The Egyptian government trimmed its energy subsidies Saturday, causing fuel prices to soar and motorists to stew.
The cabinet's cuts increased prices Saturday for gas and diesel, in some cases by almost 70%. The action was part of a package of austerity measures taken by President Abdel Fattah Sisi's administration to abolish energy subsidies that cost Egypt around $24 billion annually.
Although the subsidy cut was anticipated, many were left disillusioned by the unprecedented hike -- with private transportation drivers the first to be hit hard.
"This is the highest increase in fuel prices that I've seen in over 36 years," Kamal El Shazli, a bus driver working in eastern Cairo, said. "We were told that everything will prosper once Sisi gets elected, and now we see this [hike] in his first few weeks as a president; He [Sisi] is accelerating [mobilization] for a third revolution."
Three years of political turmoil have followed the 2011 revolution that ousted longtime autocrat Hosni Mubarak and Egypt's already sputtering economy has been left in shambles. Sisi last week approved a revised budget with a deficit of $33.57 billion.

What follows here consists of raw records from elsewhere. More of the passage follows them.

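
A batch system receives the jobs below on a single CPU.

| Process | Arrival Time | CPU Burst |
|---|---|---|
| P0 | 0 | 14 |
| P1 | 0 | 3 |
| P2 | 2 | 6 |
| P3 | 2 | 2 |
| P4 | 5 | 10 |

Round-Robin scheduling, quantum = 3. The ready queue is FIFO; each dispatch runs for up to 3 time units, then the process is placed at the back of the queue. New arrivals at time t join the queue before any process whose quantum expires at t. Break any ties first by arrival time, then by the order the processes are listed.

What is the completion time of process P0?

34

Timeline: | P0 0-3 | P1 3-6 | P2 6-9 | P3 9-11 | P0 11-14 | P4 14-17 | P2 17-20 | P0 20-23 | P4 23-26 | P0 26-29 | P4 29-32 | P0 32-34 | P4 34-35 |
Completion: P0=34  P1=6  P2=20  P3=11  P4=35
Turnaround (C−A): P0=34  P1=6  P2=18  P3=9  P4=30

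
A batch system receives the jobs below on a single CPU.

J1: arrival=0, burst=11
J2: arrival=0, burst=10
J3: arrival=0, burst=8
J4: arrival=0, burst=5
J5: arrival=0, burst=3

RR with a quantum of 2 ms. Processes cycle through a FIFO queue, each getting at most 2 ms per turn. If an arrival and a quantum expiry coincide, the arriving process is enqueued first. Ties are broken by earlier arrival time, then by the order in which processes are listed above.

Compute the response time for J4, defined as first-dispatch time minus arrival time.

Schedule: | J1 0-2 | J2 2-4 | J3 4-6 | J4 6-8 | J5 8-10 | J1 10-12 | J2 12-14 | J3 14-16 | J4 16-18 | J5 18-19 | J1 19-21 | J2 21-23 | J3 23-25 | J4 25-26 | J1 26-28 | J2 28-30 | J3 30-32 | J1 32-34 | J2 34-36 | J1 36-37 |
Completion: J1=37  J2=36  J3=32  J4=26  J5=19
Response(J4) = first start − arrival = 6 − 0 = 6

6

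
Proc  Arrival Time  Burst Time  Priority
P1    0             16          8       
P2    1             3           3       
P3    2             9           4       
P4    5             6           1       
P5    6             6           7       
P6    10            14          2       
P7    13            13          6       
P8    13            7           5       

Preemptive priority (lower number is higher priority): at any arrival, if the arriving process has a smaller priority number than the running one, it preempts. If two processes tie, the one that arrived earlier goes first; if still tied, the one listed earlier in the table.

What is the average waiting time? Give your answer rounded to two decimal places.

Timeline: | P1 0-1 | P2 1-4 | P3 4-5 | P4 5-11 | P6 11-25 | P3 25-33 | P8 33-40 | P7 40-53 | P5 53-59 | P1 59-74 |
Completion: P1=74  P2=4  P3=33  P4=11  P5=59  P6=25  P7=53  P8=40
Turnaround (C−A): P1=74  P2=3  P3=31  P4=6  P5=53  P6=15  P7=40  P8=27
Waiting times: P1=58, P2=0, P3=22, P4=0, P5=47, P6=1, P7=27, P8=20
Average waiting = (58+0+22+0+47+1+27+20) / 8 = 175/8 = 21.88

21.88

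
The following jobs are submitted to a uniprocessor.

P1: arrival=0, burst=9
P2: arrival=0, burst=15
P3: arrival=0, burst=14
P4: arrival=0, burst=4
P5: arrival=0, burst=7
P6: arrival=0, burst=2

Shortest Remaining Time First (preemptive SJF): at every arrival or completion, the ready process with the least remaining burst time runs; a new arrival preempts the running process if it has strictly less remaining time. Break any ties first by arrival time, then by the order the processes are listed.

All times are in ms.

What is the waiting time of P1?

Gantt: | P6 0-2 | P4 2-6 | P5 6-13 | P1 13-22 | P3 22-36 | P2 36-51 |
Completion: P1=22  P2=51  P3=36  P4=6  P5=13  P6=2
Waiting(P1) = turnaround − burst = 22 − 9 = 13

13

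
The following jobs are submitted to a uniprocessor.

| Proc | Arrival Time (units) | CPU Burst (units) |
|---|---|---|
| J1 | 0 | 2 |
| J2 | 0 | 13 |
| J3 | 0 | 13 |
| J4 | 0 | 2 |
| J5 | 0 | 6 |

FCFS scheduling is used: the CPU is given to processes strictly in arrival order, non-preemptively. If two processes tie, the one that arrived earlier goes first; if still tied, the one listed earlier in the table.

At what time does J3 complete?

Timeline: | J1 0-2 | J2 2-15 | J3 15-28 | J4 28-30 | J5 30-36 |
Completion: J1=2  J2=15  J3=28  J4=30  J5=36

28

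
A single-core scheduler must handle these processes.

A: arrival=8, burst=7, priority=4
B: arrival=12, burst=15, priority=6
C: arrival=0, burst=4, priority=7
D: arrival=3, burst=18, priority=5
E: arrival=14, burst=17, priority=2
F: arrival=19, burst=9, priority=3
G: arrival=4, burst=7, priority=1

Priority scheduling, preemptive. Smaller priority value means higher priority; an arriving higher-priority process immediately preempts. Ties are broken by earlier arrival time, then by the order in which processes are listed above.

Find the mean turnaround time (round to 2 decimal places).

Timeline: | C 0-3 | D 3-4 | G 4-11 | A 11-14 | E 14-31 | F 31-40 | A 40-44 | D 44-61 | B 61-76 | C 76-77 |
Completion: A=44  B=76  C=77  D=61  E=31  F=40  G=11
Turnaround (C−A): A=36  B=64  C=77  D=58  E=17  F=21  G=7
Turnaround times: A=36, B=64, C=77, D=58, E=17, F=21, G=7
Average turnaround = (36+64+77+58+17+21+7) / 7 = 280/7 = 40.00

40.00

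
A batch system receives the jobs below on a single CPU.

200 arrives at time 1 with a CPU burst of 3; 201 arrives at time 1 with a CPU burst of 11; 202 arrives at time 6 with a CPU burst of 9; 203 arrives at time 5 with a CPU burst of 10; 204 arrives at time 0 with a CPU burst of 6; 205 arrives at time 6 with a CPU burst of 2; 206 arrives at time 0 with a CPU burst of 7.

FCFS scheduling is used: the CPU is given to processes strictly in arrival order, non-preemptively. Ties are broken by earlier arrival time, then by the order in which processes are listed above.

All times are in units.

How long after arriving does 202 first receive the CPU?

Timeline: | 204 0-6 | 206 6-13 | 200 13-16 | 201 16-27 | 203 27-37 | 202 37-46 | 205 46-48 |
Completion: 200=16  201=27  202=46  203=37  204=6  205=48  206=13
Response(202) = first start − arrival = 37 − 6 = 31

31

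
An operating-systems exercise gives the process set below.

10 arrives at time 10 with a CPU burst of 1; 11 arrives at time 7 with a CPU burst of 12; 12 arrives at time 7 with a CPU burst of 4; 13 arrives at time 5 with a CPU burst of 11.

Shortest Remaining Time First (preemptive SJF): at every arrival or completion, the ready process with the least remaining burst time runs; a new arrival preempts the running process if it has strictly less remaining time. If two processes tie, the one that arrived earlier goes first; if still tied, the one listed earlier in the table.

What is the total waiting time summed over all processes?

20

Timeline: | idle 0-5 | 13 5-7 | 12 7-11 | 10 11-12 | 13 12-21 | 11 21-33 |
Completion: 10=12  11=33  12=11  13=21
Waiting = turnaround − burst: 10=1, 11=14, 12=0, 13=5
Total waiting = 1 + 14 + 0 + 5 = 20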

Consumers now fear the fuel price increase will result in higher prices for many other commodities. On Saturday, the head of Egypt's Consumer Protection Assn., Zeinab Awadallah, strongly condemned the cabinet's new measures, adding that the decision will lead to at least a "200% increase in prices of almost all other basic commodities."
The cabinet announced Thursday an increase in electricity prices of between 10% and 50%, depending on the level of household usage. Minister of Electricity and Renewable Energy Mohamed Shaker said that the government is planning to phase out Egypt's electricity subsidies of $4 billion during the next five years.
"Driving in Cairo isn’t a luxury since we have no reliable public transportation system. This will increase the price of everything we buy day to day," complained civil servant Mohamed Farag, 45. "This is worse than what Mubarak used to do; they want to make it survival of the strongest and the fittest and the poor people will die in the middle."
In an attempt to justify his cabinet's decision, Prime Minister Ibrahim Mehleb told reporters Saturday that the deep cuts in energy subsidies would save the government $7 billion for the coming 2014-15 fiscal year.
Mehleb stressed that the new measures aim at directing subsidies toward poor Egyptians who are entitled to receive them, as well as shrink poverty and unemployment and decrease Egypt's long-term debt.
Unemployment in Egypt has reached 13.6% and the poverty rate is 26.3%, he added.